• Re: Composite fonts for Unicode strings (was: Final request for feedback)

    From David Newall@davidn@davidnewall.com to comp.lang.postscript on Mon Feb 28 21:39:30 2022
    From Newsgroup: comp.lang.postscript

    Hi Carlos,

    On 26/2/22 11:44, Carlos wrote:
    A simpler approach is to reencode the UTF-8 string

    What an elegant decoder; and I like the iterator with its clever use of
    an array.

    Invalid sequences should produce U+FFFD. Add:

    /unget {
    load 0 get dup 0 get dup 0 gt
    { 1 sub 0 exch put } { pop pop } ifelse
    } def

    and then only two changes:

    pop 16#FFFD 0 % invalid sequence

    and

    6 bitshift nextch not { pop 16#FFFD exit } if
    dup 2#11000000 and 2#10000000 ne
    { /nextch unget pop 16#FFFD exit } if
    2#00111111 and add

    It still accepts overlong sequences but gives output consistent with the
    input.

    Regards,

    David
    --- Synchronet 3.21d-Linux NewsLink 1.2
  • From David Newall@davidn@davidnewall.com to comp.lang.postscript on Mon Feb 28 22:26:53 2022
    From Newsgroup: comp.lang.postscript

    Hi Carlos,

    On 26/2/22 11:44, Carlos wrote:
    It is possible to create a tree of composite fonts, where each byte in
    a UTF-8 sequence dispatches to the next font, and the last one picks
    the glyph.

    Thank you for the clearest example of composite fonts that I've ever
    seen.

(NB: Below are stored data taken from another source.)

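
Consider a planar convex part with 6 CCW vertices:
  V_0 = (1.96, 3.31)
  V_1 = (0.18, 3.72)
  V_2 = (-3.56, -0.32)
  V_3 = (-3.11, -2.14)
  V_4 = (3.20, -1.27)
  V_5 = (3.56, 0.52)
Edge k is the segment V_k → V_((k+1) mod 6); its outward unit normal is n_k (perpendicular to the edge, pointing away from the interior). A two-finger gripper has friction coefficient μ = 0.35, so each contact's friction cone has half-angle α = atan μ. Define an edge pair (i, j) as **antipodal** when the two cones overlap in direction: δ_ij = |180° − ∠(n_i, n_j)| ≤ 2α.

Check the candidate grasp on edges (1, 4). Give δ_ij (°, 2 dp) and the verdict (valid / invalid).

δ = 31.42°, valid

α = atan 0.35 = 19.29°;  2α = 38.58°
edge 1: e_1 = (-3.74, -4.04);  n_1 = (-0.7338, +0.6793)
edge 4: e_4 = (+0.36, +1.79);  n_4 = (+0.9804, -0.1972)
∠(n_1, n_4) = 148.58°
δ = |180° − 148.58°| = 31.42°
31.42° ≤ 2α = 38.58°  →  valid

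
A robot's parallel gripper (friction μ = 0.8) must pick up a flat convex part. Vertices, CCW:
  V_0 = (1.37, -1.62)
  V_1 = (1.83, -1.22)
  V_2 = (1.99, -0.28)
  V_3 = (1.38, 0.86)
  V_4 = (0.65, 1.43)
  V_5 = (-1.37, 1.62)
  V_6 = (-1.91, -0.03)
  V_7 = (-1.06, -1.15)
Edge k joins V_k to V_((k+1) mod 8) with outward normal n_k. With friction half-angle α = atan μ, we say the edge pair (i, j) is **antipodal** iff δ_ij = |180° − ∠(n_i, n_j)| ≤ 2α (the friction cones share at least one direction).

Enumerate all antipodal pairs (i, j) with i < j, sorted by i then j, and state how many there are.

α = atan 0.8 = 38.66°;  2α = 77.32°
n_0 = (+0.6562, -0.7546)
n_1 = (+0.9858, -0.1678)
n_2 = (+0.8817, +0.4718)
n_3 = (+0.6154, +0.7882)
n_4 = (+0.0936, +0.9956)
n_5 = (-0.9504, +0.3110)
n_6 = (-0.7966, -0.6045)
n_7 = (-0.1899, -0.9818)
  (0,1): δ = 140.67°  ·
  (0,2): δ = 102.86°  ·
  (0,3): δ = 78.99°  ·
  (0,4): δ = 46.38°  ✓
  (0,5): δ = 30.87°  ✓
  (0,6): δ = 86.19°  ·
  (0,7): δ = 128.04°  ·
  (1,2): δ = 142.19°  ·
  (1,3): δ = 118.32°  ·
  (1,4): δ = 85.71°  ·
  (1,5): δ = 8.46°  ✓
  (1,6): δ = 46.86°  ✓
  (1,7): δ = 88.71°  ·
  (2,3): δ = 156.13°  ·
  (2,4): δ = 123.52°  ·
  (2,5): δ = 46.27°  ✓
  (2,6): δ = 9.05°  ✓
  (2,7): δ = 50.90°  ✓
  (3,4): δ = 147.39°  ·
  (3,5): δ = 70.14°  ✓
  (3,6): δ = 14.82°  ✓
  (3,7): δ = 27.04°  ✓
  (4,5): δ = 102.75°  ·
  (4,6): δ = 47.43°  ✓
  (4,7): δ = 5.57°  ✓
  (5,6): δ = 124.68°  ·
  (5,7): δ = 82.82°  ·
  (6,7): δ = 138.14°  ·
antipodal pairs: 12

count = 12; pairs: (0,4), (0,5), (1,5), (1,6), (2,5), (2,6), (2,7), (3,5), (3,6), (3,7), (4,6), (4,7)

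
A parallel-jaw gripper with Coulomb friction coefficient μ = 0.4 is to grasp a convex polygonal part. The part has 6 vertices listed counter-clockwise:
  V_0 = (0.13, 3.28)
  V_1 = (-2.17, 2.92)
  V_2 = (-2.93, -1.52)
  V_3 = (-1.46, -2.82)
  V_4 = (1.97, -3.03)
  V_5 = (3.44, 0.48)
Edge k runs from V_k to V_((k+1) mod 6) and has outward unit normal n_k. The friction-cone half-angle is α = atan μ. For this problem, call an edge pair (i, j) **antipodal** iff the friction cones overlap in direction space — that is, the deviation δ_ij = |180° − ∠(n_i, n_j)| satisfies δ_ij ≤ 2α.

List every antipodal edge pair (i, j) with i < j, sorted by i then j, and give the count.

α = atan 0.4 = 21.80°;  2α = 43.60°
n_0 = (-0.1546, +0.9880)
n_1 = (-0.9857, +0.1687)
n_2 = (-0.6625, -0.7491)
n_3 = (-0.0611, -0.9981)
n_4 = (+0.9224, -0.3863)
n_5 = (+0.6458, +0.7635)
  (0,1): δ = 108.61°  ·
  (0,2): δ = 50.38°  ·
  (0,3): δ = 12.40°  ✓
  (0,4): δ = 58.38°  ·
  (0,5): δ = 130.88°  ·
  (1,2): δ = 121.77°  ·
  (1,3): δ = 83.79°  ·
  (1,4): δ = 13.01°  ✓
  (1,5): δ = 59.48°  ·
  (2,3): δ = 142.02°  ·
  (2,4): δ = 71.24°  ·
  (2,5): δ = 1.26°  ✓
  (3,4): δ = 109.22°  ·
  (3,5): δ = 36.73°  ✓
  (4,5): δ = 107.50°  ·
antipodal pairs: 4

count = 4; pairs: (0,3), (1,4), (2,5), (3,5)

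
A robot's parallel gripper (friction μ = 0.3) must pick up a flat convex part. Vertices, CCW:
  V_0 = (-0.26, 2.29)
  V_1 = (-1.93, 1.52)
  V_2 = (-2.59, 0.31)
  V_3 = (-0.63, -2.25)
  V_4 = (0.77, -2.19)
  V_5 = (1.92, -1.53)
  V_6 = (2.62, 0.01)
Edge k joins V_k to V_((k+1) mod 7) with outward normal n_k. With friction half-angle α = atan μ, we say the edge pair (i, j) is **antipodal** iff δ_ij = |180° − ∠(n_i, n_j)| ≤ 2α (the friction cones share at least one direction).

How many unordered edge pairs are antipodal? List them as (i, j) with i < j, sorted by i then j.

count = 5; pairs: (0,3), (0,4), (1,4), (1,5), (2,6)

α = atan 0.3 = 16.70°;  2α = 33.40°
n_0 = (-0.4187, +0.9081)
n_1 = (-0.8779, +0.4789)
n_2 = (-0.7940, -0.6079)
n_3 = (+0.0428, -0.9991)
n_4 = (+0.4978, -0.8673)
n_5 = (+0.9104, -0.4138)
n_6 = (+0.6207, +0.7840)
  (0,1): δ = 143.36°  ·
  (0,2): δ = 77.31°  ·
  (0,3): δ = 22.30°  ✓
  (0,4): δ = 5.10°  ✓
  (0,5): δ = 40.80°  ·
  (0,6): δ = 116.88°  ·
  (1,2): δ = 113.95°  ·
  (1,3): δ = 58.94°  ·
  (1,4): δ = 31.54°  ✓
  (1,5): δ = 4.17°  ✓
  (1,6): δ = 80.24°  ·
  (2,3): δ = 124.98°  ·
  (2,4): δ = 97.59°  ·
  (2,5): δ = 61.88°  ·
  (2,6): δ = 14.19°  ✓
  (3,4): δ = 152.60°  ·
  (3,5): δ = 116.90°  ·
  (3,6): δ = 40.82°  ·
  (4,5): δ = 144.30°  ·
  (4,6): δ = 68.22°  ·
  (5,6): δ = 103.92°  ·
antipodal pairs: 5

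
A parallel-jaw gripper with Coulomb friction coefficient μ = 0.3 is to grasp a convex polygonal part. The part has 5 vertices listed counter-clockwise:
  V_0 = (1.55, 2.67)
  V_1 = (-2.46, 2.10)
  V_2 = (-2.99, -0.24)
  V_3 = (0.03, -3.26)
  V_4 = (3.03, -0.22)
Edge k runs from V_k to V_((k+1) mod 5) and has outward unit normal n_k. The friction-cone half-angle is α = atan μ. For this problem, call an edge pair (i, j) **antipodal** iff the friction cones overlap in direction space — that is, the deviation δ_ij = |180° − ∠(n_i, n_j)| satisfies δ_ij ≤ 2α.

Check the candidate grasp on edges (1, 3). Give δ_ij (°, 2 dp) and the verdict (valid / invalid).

α = atan 0.3 = 16.70°;  2α = 33.40°
edge 1: e_1 = (-0.53, -2.34);  n_1 = (-0.9753, +0.2209)
edge 3: e_3 = (+3.00, +3.04);  n_3 = (+0.7118, -0.7024)
∠(n_1, n_3) = 148.14°
δ = |180° − 148.14°| = 31.86°
31.86° ≤ 2α = 33.40°  →  valid

δ = 31.86°, valid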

Unfortunately, they lose useful cshow (only the last byte of each character is pushed on stack) and don't work at all with kshow.

    It's an intriguing idea but I'm not sure where to go with it.

    What I'm currently working on fails when exceeding 64K glyphs (Adobe
    PostScript array and dictionary implementation limits) and a composite
    font gets past that, but not when simply transforming a standard font
    into a composite font (CharStrings limit.)

    Regards,

    David
    --- Synchronet 3.21d-Linux NewsLink 1.2